Grazie on Corrine Drive presented all three pest types in a single inspection: rodents, roaches, and flies. That combination is notable because each pest represents a distinct contamination pathway, and all three appearing together points to conditions that allowed multiple infestations to develop at the same time.
Minano Ramen's closure was roach-specific, but roach activity alone is sufficient grounds for an emergency order under Florida's food safety code.
What These Violations Mean
Roach and rodent activity in a restaurant kitchen is not a housekeeping citation. Both pests carry pathogens directly onto food contact surfaces, equipment, and stored ingredients. Cockroaches are documented vectors for Salmonella, E. coli, and Listeria. They travel between drains, garbage, and food prep surfaces without any visible trace left behind. A customer who ate at China Lee, Minano Ramen, or Grazie during the period before inspectors arrived had no way to know pest activity had been documented at any of them on prior visits.
Rodents carry Hantavirus, Salmonella, and Leptospira, among other pathogens, and their droppings and urine contaminate surfaces and food without any visible sign of spoilage. When inspectors document both roaches and rodents in the same facility, as they did at China Lee and Grazie, the contamination risk is compounded because the infestation is not contained to a single entry point or area.
The sewage backup at A&T Buffalo Wings is a different category of risk but equally serious. Raw sewage carries fecal coliform bacteria, including E. coli strains capable of causing severe illness. A backup means sewage reached surfaces inside the kitchen environment, and any food prepared or stored in that space during or after the event is considered potentially contaminated.
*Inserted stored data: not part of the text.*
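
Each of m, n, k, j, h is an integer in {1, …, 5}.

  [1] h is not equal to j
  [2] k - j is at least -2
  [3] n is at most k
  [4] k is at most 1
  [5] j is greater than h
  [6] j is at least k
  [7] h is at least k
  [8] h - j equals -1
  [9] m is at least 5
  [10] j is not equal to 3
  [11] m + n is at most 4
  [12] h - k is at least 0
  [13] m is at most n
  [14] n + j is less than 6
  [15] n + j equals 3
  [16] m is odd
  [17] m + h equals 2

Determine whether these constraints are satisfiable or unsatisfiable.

Unsatisfiable

From constraints 9 and 13: n ≥ m and m ≥ 5, so n ≥ 5. From constraints 3 and 4: n ≤ k and k ≤ 1, so n ≤ 1. But 1 < 5, so no value of n works.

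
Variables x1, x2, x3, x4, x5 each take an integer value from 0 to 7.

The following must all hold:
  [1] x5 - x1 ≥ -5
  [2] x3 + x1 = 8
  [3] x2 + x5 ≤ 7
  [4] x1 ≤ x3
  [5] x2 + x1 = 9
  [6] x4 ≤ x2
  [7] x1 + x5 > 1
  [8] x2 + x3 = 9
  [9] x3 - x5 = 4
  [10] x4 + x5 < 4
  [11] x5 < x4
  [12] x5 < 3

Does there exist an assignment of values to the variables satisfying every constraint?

Try x1 = 4, x2 = 5, x3 = 4, x4 = 2, x5 = 0.
Check constraint 1: x5 - x1 = -4; constraint 2: x3 + x1 = 8; constraint 3: x2 + x5 = 5. The remaining constraints are straightforward to verify.

Satisfiable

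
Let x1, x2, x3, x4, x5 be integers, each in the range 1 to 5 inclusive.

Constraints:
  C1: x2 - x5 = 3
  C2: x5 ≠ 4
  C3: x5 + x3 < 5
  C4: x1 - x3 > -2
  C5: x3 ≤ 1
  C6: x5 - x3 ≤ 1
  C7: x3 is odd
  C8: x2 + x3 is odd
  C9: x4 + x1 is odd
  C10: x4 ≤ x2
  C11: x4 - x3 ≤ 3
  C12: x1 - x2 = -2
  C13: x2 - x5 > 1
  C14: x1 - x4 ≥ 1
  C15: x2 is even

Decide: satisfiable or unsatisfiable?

Satisfiable

Try x1 = 2, x2 = 4, x3 = 1, x4 = 1, x5 = 1.
Check constraint 1: x2 - x5 = 3; constraint 3: x5 + x3 = 2; constraint 4: x1 - x3 = 1. The remaining constraints are straightforward to verify.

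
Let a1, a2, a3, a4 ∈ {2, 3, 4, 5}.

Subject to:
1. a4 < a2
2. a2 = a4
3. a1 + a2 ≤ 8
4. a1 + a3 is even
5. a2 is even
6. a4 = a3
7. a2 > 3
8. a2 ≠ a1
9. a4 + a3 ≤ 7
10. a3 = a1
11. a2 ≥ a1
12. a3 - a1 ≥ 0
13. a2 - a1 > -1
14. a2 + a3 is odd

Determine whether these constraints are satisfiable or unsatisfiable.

Unsatisfiable

From constraints 2, 6, and 10, a2 = a4 = a3 = a1, so a2 = a1. But constraint 8 says a2 ≠ a1. Contradiction.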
The missing handwashing sink at Twins Delicious Seafood and Soul Food, and the loss of potable water at La Ceibena, both eliminate the most basic line of defense against contamination. Without running water, employees cannot wash hands between tasks. Without a designated handwashing sink, the state cannot verify that hand hygiene is being performed at all. Every food safety protocol downstream of that step depends on it working.
The Longer Record
China Lee's history is the longest and most documented of any facility in this roundup. Seven emergency closures at the same address is a pattern that extends well beyond a single inspection failure or a temporary lapse in maintenance. State records show six closures before this one, all at 2338 S. Kirkman Rd. Each time, the restaurant met standards and reopened. Each closure, including the most recent, involved pest activity.
A&T Buffalo Wings has now been closed three times at 4474-4477 N. Pinehills Rd. The two prior closures on record preceded the July 9 sewage backup. Three shutdowns at the same location in any timeframe indicates recurring conditions that are not being resolved between inspections.
The remaining four facilities, Grazie, Minano Ramen, La Ceibena, and Twins Delicious Seafood and Soul Food, do not have prior closures listed in the data for this period. For Grazie and Minano Ramen, the pest findings that triggered closure this month represent the first documented emergency shutdown at those addresses. Whether prior inspections at those locations flagged early pest indicators is not reflected in the closure data alone.
What is unresolved as of the close of this reporting period is the status of Twins Delicious Seafood and Soul Food. Five of the six restaurants closed between July 7 and July 10 have confirmed reopening times in state records. Twins Delicious Seafood and Soul Food at 5102 N. 40th St. in Tampa does not.